Depois de assumir o livro, “Morte no Paraíso”, como, digamos,
plataforma de lançamento”, o roteiro de “Lost Zweig” entrega-se a uma
liberdade autoral e poética extremas, exatamente, na tentativa de
preencher, sintetizando, os inúmeros “buracos negros” que foram sendo
deixados sem resposta ao longo dos meses que o casal Zweig passou no
Brasil.

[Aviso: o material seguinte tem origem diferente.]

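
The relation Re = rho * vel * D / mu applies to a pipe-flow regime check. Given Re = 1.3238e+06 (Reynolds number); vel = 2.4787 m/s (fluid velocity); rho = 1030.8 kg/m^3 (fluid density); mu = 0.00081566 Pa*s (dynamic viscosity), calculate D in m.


D = Re * mu / (rho * vel)
D = 1.3238e+06 * 0.00081566 / (1030.8 * 2.4787)
D = 0.42260 m


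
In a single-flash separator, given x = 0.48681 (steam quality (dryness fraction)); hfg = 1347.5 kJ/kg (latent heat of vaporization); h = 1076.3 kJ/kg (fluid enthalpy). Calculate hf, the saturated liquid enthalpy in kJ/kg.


hf = h - x * hfg
hf = 1076.3 - 0.48681 * 1347.5
hf = 420.32 kJ/kg


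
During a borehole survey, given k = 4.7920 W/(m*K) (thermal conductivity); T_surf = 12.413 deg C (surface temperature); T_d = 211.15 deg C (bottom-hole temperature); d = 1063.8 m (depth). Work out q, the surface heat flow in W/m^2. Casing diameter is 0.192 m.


Step 1: grad = (T_d - T_surf)/d * 1000 = (211.15 - 12.413)/1063.8 * 1000 = 186.8180 deg C/km
Step 2: q = k * grad / 1000 = 4.792 * 186.8180 / 1000 = 0.89523 W/m^2
q = 0.89523 W/m^2


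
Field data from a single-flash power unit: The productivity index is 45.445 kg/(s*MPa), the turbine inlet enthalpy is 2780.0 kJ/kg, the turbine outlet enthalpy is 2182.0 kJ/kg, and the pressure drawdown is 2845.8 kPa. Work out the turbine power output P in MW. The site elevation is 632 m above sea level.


Step 1: mdot = PI * dP / 1000 = 45.445 * 2845.8 / 1000 = 129.3274 kg/s
Step 2: P = mdot*(h_in - h_out)/1000 = 129.3274*(2780.0 - 2182.0)/1000 = 77.338 MW
P = 77.338 MW


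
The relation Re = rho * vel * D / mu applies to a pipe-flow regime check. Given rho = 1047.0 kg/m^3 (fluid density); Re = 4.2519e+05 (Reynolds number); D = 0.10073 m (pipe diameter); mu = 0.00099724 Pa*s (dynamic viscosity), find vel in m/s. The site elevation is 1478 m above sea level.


vel = Re * mu / (rho * D)
vel = 4.2519e+05 * 0.00099724 / (1047.0 * 0.10073)
vel = 4.0205 m/s


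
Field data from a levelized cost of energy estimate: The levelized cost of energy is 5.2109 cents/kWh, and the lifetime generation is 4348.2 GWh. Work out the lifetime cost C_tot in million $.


C_tot = LCOE / 100 * E_tot
C_tot = 5.2109 / 100 * 4348.2
C_tot = 226.58 million $


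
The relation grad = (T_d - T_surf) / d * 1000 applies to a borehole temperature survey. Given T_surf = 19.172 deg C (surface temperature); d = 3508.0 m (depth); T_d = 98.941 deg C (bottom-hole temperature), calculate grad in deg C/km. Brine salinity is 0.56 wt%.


grad = (T_d - T_surf) / d * 1000
grad = (98.941 - 19.172) / 3508.0 * 1000
grad = 22.739 deg C/km


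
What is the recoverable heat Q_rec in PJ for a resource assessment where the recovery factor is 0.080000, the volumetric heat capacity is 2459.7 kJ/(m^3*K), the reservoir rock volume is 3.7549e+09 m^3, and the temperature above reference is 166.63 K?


Step 1: Q_s = Vr*rhoc*dT/1e12 = 3.7549e+09*2459.7*166.63/1e12 = 1538.983 PJ
Step 2: Q_rec = Q_s * RF = 1538.983 * 0.08 = 123.12 PJ
Q_rec = 123.12 PJ


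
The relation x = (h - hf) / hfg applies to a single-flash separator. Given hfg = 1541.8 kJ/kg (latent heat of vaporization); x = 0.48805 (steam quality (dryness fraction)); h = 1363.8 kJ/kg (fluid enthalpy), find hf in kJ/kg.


hf = h - x * hfg
hf = 1363.8 - 0.48805 * 1541.8
hf = 611.32 kJ/kg


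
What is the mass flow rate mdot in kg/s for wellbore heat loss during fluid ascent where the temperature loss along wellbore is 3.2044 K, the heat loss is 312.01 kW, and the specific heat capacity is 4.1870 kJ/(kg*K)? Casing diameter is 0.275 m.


mdot = Q_loss / (cp * dT)
mdot = 312.01 / (4.1870 * 3.2044)
mdot = 23.255 kg/s


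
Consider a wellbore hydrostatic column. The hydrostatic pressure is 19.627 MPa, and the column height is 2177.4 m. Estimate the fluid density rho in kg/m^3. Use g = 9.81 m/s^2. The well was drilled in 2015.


rho = P * 1e6 / (g * h)
rho = 19.627 * 1e6 / (9.81 * 2177.4)
rho = 918.85 kg/m^3


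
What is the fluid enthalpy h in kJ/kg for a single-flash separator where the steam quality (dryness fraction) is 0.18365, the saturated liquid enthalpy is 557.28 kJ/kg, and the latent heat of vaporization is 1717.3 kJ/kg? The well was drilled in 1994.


h = hf + x * hfg
h = 557.28 + 0.18365 * 1717.3
h = 872.66 kJ/kg


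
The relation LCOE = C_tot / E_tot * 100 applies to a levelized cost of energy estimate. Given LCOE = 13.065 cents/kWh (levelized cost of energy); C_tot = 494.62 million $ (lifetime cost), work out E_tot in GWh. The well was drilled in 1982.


E_tot = C_tot / LCOE * 100
E_tot = 494.62 / 13.065 * 100
E_tot = 3785.8 GWh


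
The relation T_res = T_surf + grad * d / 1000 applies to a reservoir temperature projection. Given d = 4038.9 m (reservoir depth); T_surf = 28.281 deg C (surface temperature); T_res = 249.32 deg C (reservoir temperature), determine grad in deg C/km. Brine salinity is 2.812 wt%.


grad = (T_res - T_surf) / d * 1000
grad = (249.32 - 28.281) / 4038.9 * 1000
grad = 54.728 deg C/km


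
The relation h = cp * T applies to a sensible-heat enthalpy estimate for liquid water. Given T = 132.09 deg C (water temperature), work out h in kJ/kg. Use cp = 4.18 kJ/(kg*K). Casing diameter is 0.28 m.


h = cp * T
h = 4.18 * 132.09
h = 552.14 kJ/kg


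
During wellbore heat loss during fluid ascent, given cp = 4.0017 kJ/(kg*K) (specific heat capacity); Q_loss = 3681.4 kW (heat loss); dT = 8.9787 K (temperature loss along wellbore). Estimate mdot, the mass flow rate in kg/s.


mdot = Q_loss / (cp * dT)
mdot = 3681.4 / (4.0017 * 8.9787)
mdot = 102.46 kg/s


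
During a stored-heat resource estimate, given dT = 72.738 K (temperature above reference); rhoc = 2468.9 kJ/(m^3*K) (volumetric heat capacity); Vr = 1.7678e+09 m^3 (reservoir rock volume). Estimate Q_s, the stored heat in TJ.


Q_s = Vr * rhoc * dT / 1e12
Q_s = 1.7678e+09 * 2468.9 * 72.738 / 1e12
Q_s = 317.4666 PJ
Convert: 317.4666 PJ * 1000.0 = 3.1747e+05 TJ
Q_s = 3.1747e+05 TJ


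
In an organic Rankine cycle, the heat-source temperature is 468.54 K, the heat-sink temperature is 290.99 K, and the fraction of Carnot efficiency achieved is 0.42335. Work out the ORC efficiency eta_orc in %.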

Através deles, o filme traduz a famosa “ronda dos suicidas”, que
efetivamente ocorreu, daí a trama circular do roteiro, mesclando
passado, presente e a virtualidade do que poderia acontecer ou acabou
acontecendo.
Em outras palavras, “Lost Zweig” procura reimaginar o que
teriam sido os derradeiros dias e horas de Zweig e de Lotte antes da
decisão fatal. E toda essa dramática “viagem” é contada pelo próprio
“espírito” de Stefan Zweig, protagonista e presentificação de um gesto
que até hoje desperta incógnitas e assombro pela sua premeditação e
caráter emblemático.
Ainda que desça ao inferno existencial de Stefan Zweig e de
Lotte, o filme evita ir ao encalço de explicações ou justificativas,
também não condena o suicídio. Como o do meu próprio pai, que se
matou na Lapa, bairro do Rio de Janeiro, em 1950, com a mesma idade
de Zweig! Apenas lhe dá a dimensão ontológica e ética que a própria
decisão em si guarda. Porque o suicídio, enfim, por mais planejado ou
tresloucado que seja, é sempre a irrupção de um desejo quase erótico
instalado no íntimo da pessoa como se um vírus fora.